Prezydent Karol Nawrocki poinformował w czwartek, że zdecydował się zawetować nowelizację tzw. ustawy wiatrakowej, która liberalizowała zasady inwestycji w tę formę energetyki na lądzie oraz przewidywała zamrożenie cen prądu dla gospodarstw domowych do końca 2025 roku. Jednocześnie przekazał, że podpisał projekt inicjatywy ustawodawczej, dotyczący zamrożenia cen energii elektrycznej "literalnie wyjęty" z zawetowanej ustawy.

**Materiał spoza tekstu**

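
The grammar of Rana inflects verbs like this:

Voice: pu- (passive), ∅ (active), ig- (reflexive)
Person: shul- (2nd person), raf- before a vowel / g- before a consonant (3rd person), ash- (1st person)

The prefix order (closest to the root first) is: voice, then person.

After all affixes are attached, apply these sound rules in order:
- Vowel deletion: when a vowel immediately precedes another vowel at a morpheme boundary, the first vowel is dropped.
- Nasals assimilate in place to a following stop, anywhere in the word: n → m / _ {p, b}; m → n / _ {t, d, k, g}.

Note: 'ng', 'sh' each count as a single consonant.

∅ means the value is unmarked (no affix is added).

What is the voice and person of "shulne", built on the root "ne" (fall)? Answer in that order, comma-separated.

Segment: shul-ne.
voice: ∅ → active.
person: shul- → 2nd person.

active, 2nd person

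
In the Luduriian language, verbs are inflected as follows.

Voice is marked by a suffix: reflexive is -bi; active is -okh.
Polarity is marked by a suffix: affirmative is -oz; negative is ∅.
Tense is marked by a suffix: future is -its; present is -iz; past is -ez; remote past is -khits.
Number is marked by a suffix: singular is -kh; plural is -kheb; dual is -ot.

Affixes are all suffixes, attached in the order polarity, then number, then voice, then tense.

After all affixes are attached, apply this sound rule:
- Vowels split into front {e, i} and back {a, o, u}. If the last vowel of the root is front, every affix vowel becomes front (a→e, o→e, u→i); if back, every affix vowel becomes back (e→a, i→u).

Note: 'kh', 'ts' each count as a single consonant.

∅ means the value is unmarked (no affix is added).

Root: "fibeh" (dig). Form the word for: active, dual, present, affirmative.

Attach polarity affirmative -oz → fibehoz.
Attach number dual -ot → fibehozot.
Attach voice active -okh → fibehozotokh.
Attach tense present -iz → fibehozotokhiz.
Apply vowel harmony: fibehozotokhiz → fibehezetekhiz.

fibehezetekhiz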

Pierwsze weto prezydenta Nawrockiego ostro skrytykował premier Donald Tusk.
"Zła wola albo koszmarna niekompetencja prezydenta Nawrockiego. Niewykluczone, że jedno i drugie. Jego weto oznacza droższy prąd dla wszystkich Polaków - dziś i w przyszłości. Pierwsze egzaminy: z dyplomacji i energetyki oblane. Zapłacą wszyscy" - czytamy we wpisie szefa rządu na platformie X.
Rzecznik rządu Adam Szłapka ocenił w czwartek, że prezydenckie weto do tzw. ustawy wiatrakowej to koszmarny i kosztowny błąd. Dodał, że ministerstwo klimatu oraz ministerstwo energii mają przygotowane alternatywne scenariusze, o których będą informować w najbliższych dniach.

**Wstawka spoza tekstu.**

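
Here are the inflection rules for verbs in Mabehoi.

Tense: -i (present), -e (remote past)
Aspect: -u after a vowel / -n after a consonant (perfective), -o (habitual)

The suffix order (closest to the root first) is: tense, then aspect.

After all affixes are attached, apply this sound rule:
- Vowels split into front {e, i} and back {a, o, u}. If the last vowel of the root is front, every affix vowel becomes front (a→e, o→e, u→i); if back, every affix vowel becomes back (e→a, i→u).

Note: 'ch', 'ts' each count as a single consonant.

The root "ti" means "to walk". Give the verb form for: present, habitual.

tiie

Attach tense present -i → tii.
Attach aspect habitual -o → tiio.
Apply vowel harmony: tiio → tiie.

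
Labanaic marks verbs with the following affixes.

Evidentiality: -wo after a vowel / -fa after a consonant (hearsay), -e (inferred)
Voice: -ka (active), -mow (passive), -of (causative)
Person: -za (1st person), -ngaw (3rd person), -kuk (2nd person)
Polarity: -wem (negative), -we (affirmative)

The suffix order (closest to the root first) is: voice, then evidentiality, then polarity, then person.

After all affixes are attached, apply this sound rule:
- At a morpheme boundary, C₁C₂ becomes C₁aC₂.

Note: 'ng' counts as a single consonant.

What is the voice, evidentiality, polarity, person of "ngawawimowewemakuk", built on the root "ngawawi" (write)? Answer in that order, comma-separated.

passive, inferred, negative, 2nd person

Segment: ngawawi-mow-e-wem-kuk.
voice: -mow → passive.
evidentiality: -e → inferred.
polarity: -wem → negative.
person: -kuk → 2nd person.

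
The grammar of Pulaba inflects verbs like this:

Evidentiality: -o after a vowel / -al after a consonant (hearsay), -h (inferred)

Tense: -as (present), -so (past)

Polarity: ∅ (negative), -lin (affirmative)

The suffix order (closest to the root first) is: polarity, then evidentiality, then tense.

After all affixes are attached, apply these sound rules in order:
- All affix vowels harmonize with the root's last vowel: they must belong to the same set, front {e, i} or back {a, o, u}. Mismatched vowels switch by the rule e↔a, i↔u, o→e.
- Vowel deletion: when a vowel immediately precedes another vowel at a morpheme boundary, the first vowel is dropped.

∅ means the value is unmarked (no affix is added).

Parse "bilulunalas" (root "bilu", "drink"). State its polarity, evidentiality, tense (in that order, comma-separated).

Segment: bilu-lin-al-as.
polarity: -lin → affirmative.
evidentiality: -o/al → hearsay.
tense: -as → present.

affirmative, hearsay, present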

To jest po prostu fundamentalny błąd - podkreślił rzecznik rządu.
W jego ocenie Polska potrzebuje dobrej ustawy o energetyce wiatrakowej, a zawetowana ustawa właśnie taka była.

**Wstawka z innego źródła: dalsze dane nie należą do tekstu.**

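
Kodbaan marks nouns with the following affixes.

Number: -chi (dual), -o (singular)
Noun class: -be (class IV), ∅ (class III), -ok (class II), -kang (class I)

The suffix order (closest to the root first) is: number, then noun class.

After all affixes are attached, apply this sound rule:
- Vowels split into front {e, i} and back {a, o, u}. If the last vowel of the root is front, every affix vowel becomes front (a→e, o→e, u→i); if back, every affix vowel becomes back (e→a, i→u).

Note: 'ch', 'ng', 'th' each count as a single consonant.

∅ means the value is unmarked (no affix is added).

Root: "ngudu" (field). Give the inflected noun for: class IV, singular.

nguduoba

Attach number singular -o → nguduo.
Attach noun class class IV -be → nguduobe.
Apply vowel harmony: nguduobe → nguduoba.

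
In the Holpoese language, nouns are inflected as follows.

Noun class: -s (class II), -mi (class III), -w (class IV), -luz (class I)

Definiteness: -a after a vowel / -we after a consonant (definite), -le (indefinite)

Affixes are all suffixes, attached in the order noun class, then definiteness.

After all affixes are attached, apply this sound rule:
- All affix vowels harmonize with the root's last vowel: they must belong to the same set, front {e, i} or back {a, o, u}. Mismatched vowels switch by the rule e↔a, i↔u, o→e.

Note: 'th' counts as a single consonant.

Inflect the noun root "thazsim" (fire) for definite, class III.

Attach noun class class III -mi → thazsimmi.
Attach definiteness definite -a (after vowel 'i') → thazsimmia.
Apply vowel harmony: thazsimmia → thazsimmie.

thazsimmie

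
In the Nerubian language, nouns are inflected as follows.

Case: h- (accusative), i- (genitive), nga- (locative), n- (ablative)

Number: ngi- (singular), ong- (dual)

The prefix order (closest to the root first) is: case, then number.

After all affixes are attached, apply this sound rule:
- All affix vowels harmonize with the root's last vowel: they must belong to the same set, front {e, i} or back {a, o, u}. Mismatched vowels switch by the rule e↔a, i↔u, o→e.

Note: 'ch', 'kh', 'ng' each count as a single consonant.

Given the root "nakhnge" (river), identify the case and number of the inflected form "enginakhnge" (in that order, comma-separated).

genitive, dual

Segment: ong-i-nakhnge.
case: i- → genitive.
number: ong- → dual.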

Prezydent popełnił koszmarny i kosztowny błąd. Ale ministerstwo klimatu i ministerstwo energii się nie podda. Będziemy przygotowywać takie rozwiązania, które będą starały się doprowadzić do tego, żeby ten rozwój energetyki wiatrowej na lądzie mógł być możliwy - powiedział Szłapka.
Rzecznik rządu podkreślił, że minister klimatu i środowiska Paulina Hennig-Kloska oraz minister energii Miłosz Motyka mają przygotowane alternatywne scenariusze. Będą oni o tym rozmawiać na posiedzeniach rządu, oni to muszą przygotować i komunikować. Myślę, że w najbliższych dniach będą prezentować rozwiązania - dodał.